As we're reading all those nice holiday cards and opening our gifts (I got a neato torpedo Kindle ), can we think of a gift we can give ourselves?
Let's take stock of 2011—give ourselves a “Year in Review,” as it were:
- What triumphs did we have? Maybe we changed someone's mind about us in a good way. Or we did something like go to a party or go on a date for the first time. Possibly we kept the same job for over six months. Go us!
- What have we learned? Perhaps people's tones of voice are clearer to us now. Maybe we've gotten a step closer to figuring out which occasions call for “outside voices.” Or we've mapped out a few more euphemisms—like “I need more time for myself for a while” means “I don't want to go out with you anymore.”
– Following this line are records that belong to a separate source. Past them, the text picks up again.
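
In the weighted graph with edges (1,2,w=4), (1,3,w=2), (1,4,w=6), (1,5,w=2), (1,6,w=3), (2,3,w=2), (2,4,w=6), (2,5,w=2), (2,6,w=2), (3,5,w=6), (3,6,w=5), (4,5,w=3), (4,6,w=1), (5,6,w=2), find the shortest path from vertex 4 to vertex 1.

Step 1: Build adjacency list with weights:
  1: 2(w=4), 3(w=2), 4(w=6), 5(w=2), 6(w=3)
  2: 1(w=4), 3(w=2), 4(w=6), 5(w=2), 6(w=2)
  3: 1(w=2), 2(w=2), 5(w=6), 6(w=5)
  4: 1(w=6), 2(w=6), 5(w=3), 6(w=1)
  5: 1(w=2), 2(w=2), 3(w=6), 4(w=3), 6(w=2)
  6: 1(w=3), 2(w=2), 3(w=5), 4(w=1), 5(w=2)

Step 2: Apply Dijkstra's algorithm from vertex 4:
  Visit vertex 4 (distance=0)
    Update dist[1] = 6
    Update dist[2] = 6
    Update dist[5] = 3
    Update dist[6] = 1
  Visit vertex 6 (distance=1)
    Update dist[1] = 4
    Update dist[2] = 3
    Update dist[3] = 6
  Visit vertex 2 (distance=3)
    Update dist[3] = 5
  Visit vertex 5 (distance=3)
  Visit vertex 1 (distance=4)

Step 3: Shortest path: 4 -> 6 -> 1
Total weight: 1 + 3 = 4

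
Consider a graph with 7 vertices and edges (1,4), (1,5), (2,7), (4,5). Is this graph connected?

Step 1: Build adjacency list from edges:
  1: 4, 5
  2: 7
  3: (none)
  4: 1, 5
  5: 1, 4
  6: (none)
  7: 2

Step 2: Run BFS/DFS from vertex 1:
  Visited: {1, 4, 5}
  Reached 3 of 7 vertices

Step 3: Only 3 of 7 vertices reached. Graph is disconnected.
Connected components: {1, 4, 5}, {2, 7}, {3}, {6}
Answer: No, the graph is not connected (4 components).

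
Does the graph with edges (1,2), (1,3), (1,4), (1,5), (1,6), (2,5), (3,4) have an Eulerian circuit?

Step 1: Find the degree of each vertex:
  deg(1) = 5
  deg(2) = 2
  deg(3) = 2
  deg(4) = 2
  deg(5) = 2
  deg(6) = 1

Step 2: Count vertices with odd degree:
  Odd-degree vertices: 1, 6 (2 total)

Step 3: Apply Euler's theorem:
  - Eulerian circuit exists iff graph is connected and all vertices have even degree
  - Eulerian path exists iff graph is connected and has 0 or 2 odd-degree vertices

Graph is connected with exactly 2 odd-degree vertices (1, 6).
Eulerian path exists (starting and ending at the odd-degree vertices), but no Eulerian circuit.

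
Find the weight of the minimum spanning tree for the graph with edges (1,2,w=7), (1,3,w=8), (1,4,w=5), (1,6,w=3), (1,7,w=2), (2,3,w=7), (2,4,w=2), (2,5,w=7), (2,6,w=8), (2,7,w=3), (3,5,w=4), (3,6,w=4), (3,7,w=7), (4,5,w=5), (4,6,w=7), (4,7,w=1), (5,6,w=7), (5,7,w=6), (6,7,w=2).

Apply Kruskal's algorithm (sort edges by weight, add if no cycle):

Sorted edges by weight:
  (4,7) w=1
  (1,7) w=2
  (2,4) w=2
  (6,7) w=2
  (1,6) w=3
  (2,7) w=3
  (3,5) w=4
  (3,6) w=4
  (1,4) w=5
  (4,5) w=5
  (5,7) w=6
  (1,2) w=7
  (2,5) w=7
  (2,3) w=7
  (3,7) w=7
  (4,6) w=7
  (5,6) w=7
  (1,3) w=8
  (2,6) w=8

Add edge (4,7) w=1 -- no cycle. Running total: 1
Add edge (1,7) w=2 -- no cycle. Running total: 3
Add edge (2,4) w=2 -- no cycle. Running total: 5
Add edge (6,7) w=2 -- no cycle. Running total: 7
Skip edge (1,6) w=3 -- would create cycle
Skip edge (2,7) w=3 -- would create cycle
Add edge (3,5) w=4 -- no cycle. Running total: 11
Add edge (3,6) w=4 -- no cycle. Running total: 15

MST edges: (4,7,w=1), (1,7,w=2), (2,4,w=2), (6,7,w=2), (3,5,w=4), (3,6,w=4)
Total MST weight: 1 + 2 + 2 + 2 + 4 + 4 = 15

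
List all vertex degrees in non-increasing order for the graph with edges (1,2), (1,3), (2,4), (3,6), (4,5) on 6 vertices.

Step 1: Count edges incident to each vertex:
  deg(1) = 2 (neighbors: 2, 3)
  deg(2) = 2 (neighbors: 1, 4)
  deg(3) = 2 (neighbors: 1, 6)
  deg(4) = 2 (neighbors: 2, 5)
  deg(5) = 1 (neighbors: 4)
  deg(6) = 1 (neighbors: 3)

Step 2: Sort degrees in non-increasing order:
  Degrees: [2, 2, 2, 2, 1, 1] -> sorted: [2, 2, 2, 2, 1, 1]

Degree sequence: [2, 2, 2, 2, 1, 1]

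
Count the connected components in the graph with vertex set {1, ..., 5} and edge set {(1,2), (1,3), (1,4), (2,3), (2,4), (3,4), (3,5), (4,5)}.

Step 1: Build adjacency list from edges:
  1: 2, 3, 4
  2: 1, 3, 4
  3: 1, 2, 4, 5
  4: 1, 2, 3, 5
  5: 3, 4

Step 2: Run BFS/DFS from vertex 1:
  Visited: {1, 2, 3, 4, 5}
  Reached 5 of 5 vertices

Step 3: All 5 vertices reached from vertex 1, so the graph is connected.
Number of connected components: 1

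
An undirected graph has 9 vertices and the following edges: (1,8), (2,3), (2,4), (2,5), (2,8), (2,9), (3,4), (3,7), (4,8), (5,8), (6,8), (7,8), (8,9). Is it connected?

Step 1: Build adjacency list from edges:
  1: 8
  2: 3, 4, 5, 8, 9
  3: 2, 4, 7
  4: 2, 3, 8
  5: 2, 8
  6: 8
  7: 3, 8
  8: 1, 2, 4, 5, 6, 7, 9
  9: 2, 8

Step 2: Run BFS/DFS from vertex 1:
  Visited: {1, 8, 2, 4, 5, 6, 7, 9, 3}
  Reached 9 of 9 vertices

Step 3: All 9 vertices reached from vertex 1, so the graph is connected.
Answer: Yes, the graph is connected.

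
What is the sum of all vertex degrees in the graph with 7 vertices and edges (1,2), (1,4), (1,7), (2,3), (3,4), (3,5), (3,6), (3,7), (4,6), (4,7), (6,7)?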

- How can we do even better in 2012? For example, we might be able to help others feel more relaxed around us. Or maybe we can devote a bit less than five minutes to discussing our research on the chemical composition of glue before asking the other person how her day went. Or work up to one unplanned trip each month ... maybe even in a group.
- What can we be in 2012? This year, I began the technological jump. Having grown up with landlines, paper credit reports and cloth-and-paper books, I found it quite a stretch to move to a smartphone, online credit checking and eBooks this year. (Heck, I used WordPerfect until 2004, landlines exclusively until 2005 and a desktop computer until 2010.)
Sometimes, you can find lots of goodies lying just outside your comfort zone. The Droid that now graces my hip packs more power than my first few desktops combined. I can check my email and keep in touch no matter where I am, find the nearest Five Guys  (my all-time favorite burger place, bar none), figure out which stuff at the supermarket is actually good for me, scan certain announcements and instantly put the events they contain into my personal address book and calendar and much more.
How does it do all that? By synchronizing with others the world over. Not to mention by updating regularly.
If a humble little palmtop device can do it, what can we accomplish that way?
Here's something we can all get in on—whether you’re on the autism spectrum or not. Take a few minutes and remember what you hoped to accomplish in 2011. Look and see what actually happened—what you wanted and what you didn't, what you were looking forward to and what seemed to strike you blindsided.
Now, where do you want to go from here in 2012? How do you want to be a better friend, a more successful professional, a part of a happy (happier) relationship? Focus on one or two SMART  (Specific, Measurable, Attainable, Relevant and Time-bound) goals. Then visualize them. When you have an image of yourself, say, smoothly chatting with others, or changing plans more flexibly or going out on a date, you can work toward them—and achieve them—much more easily.